Associated Press
ALBERT LEA, Minn. -- The rules say the recovering addicts at the Fountain Centers halfway house must work, but since they haven't been able to find jobs in this southern Minnesota town the center will soon close.
"With a halfway house, the hope is that they'll transition into the community. Without employment they're out of luck," said Garth Barker, executive director of Fountain Centers. "Because of the employment situation in Albert Lea, the focus of the halfway house wasn't working."
The checkered past of some recovering drug addicts hurt their employment prospects, but the closing points to an odd economic indicator that other more prosperous cities, like Owatonna and Rochester, aren't feeling.
At the West Hills Lodge Alcohol and Drug Center in Owatonna, Director David Remmel said the factories in town leave entry level jobs open at places like Burger King and Applebee's for his clients.
ADVERTISEMENT
"Those that want to work find jobs. Those that don't want work don't," he said.
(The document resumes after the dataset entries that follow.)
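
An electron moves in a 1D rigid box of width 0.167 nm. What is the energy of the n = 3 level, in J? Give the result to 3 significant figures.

E_3 = 1.94×10^-17 J

For an infinite well E_n = n²h²/(8m_eL²), so E_1 = h²/(8m_eL²) = (6.626×10^-34)²/(8·9.109×10^-31·(1.67×10^-10 m)²) = 2.160×10^-18 J.
Then E_3 = 3²·E_1 = 9·2.160×10^-18 J = 1.94×10^-17 J.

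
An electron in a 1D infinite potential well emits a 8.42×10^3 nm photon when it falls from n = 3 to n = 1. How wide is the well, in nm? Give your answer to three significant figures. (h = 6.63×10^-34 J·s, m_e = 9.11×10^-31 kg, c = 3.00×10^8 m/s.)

The photon carries ΔE = hc/λ = 6.63×10^-34·3.00×10^8/8.42×10^-6 m = 2.362×10^-20 J.
Since ΔE = (3² − 1²)E_1, E_1 = 2.952×10^-21 J, and L = h/√(8m_eE_1) = 4.52×10^-9 m = 4.52 nm.

L = 4.52 nm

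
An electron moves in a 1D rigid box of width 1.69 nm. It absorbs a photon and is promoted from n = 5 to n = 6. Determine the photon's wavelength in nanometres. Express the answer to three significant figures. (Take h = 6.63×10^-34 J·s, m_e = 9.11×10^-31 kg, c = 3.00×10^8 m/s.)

E_1 = h²/(8m_eL²) = 2.112×10^-20 J, so ΔE = (6² − 5²)E_1 = 2.323×10^-19 J.
λ = hc/ΔE = (6.63×10^-34·3.00×10^8)/2.323×10^-19 = 8.56×10^-7 m = 856 nm.

λ = 856 nm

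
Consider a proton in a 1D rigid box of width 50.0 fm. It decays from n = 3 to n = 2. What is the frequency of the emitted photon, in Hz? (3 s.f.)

E_1 = h²/(8m_pL²) = 1.312×10^-14 J and ΔE = (3² − 2²)E_1 = 6.560×10^-14 J.
f = ΔE/h = 6.560×10^-14/6.626×10^-34 = 9.90×10^19 Hz.

f = 9.90×10^19 Hz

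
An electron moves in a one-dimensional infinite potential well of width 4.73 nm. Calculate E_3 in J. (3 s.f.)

For an infinite well E_n = n²h²/(8m_eL²), so E_1 = h²/(8m_eL²) = (6.626×10^-34)²/(8·9.109×10^-31·(4.73×10^-9 m)²) = 2.693×10^-21 J.
Then E_3 = 3²·E_1 = 9·2.693×10^-21 J = 2.42×10^-20 J.

E_3 = 2.42×10^-20 J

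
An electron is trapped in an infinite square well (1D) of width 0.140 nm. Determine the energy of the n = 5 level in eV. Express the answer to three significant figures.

E_5 = 480 eV

For an infinite well E_n = n²h²/(8m_eL²), so E_1 = h²/(8m_eL²) = (6.626×10^-34)²/(8·9.109×10^-31·(1.40×10^-10 m)²) = 3.074×10^-18 J.
Then E_5 = 5²·E_1 = 25·3.074×10^-18 J = 7.685×10^-17 J.
Converting, E_5 = 7.685×10^-17 J / (1.602×10^-19 J/eV) = 480 eV.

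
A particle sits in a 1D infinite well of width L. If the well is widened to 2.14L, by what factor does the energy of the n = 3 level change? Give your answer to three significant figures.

E_n ∝ 1/L², so the energy scales by 1/2.14² = 0.218.

0.218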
But he said that attitude toward clients wouldn't work in Albert Lea. With layoffs, entry-level jobs get snatched up by more qualified workers with better work histories.
Barker said the Albert Lea program will be replaced by a completely inpatient program, and people who would have been eligible for Fountain Center's halfway house will be referred elsewhere.
Barker said the program had worked well since it opened in 1997.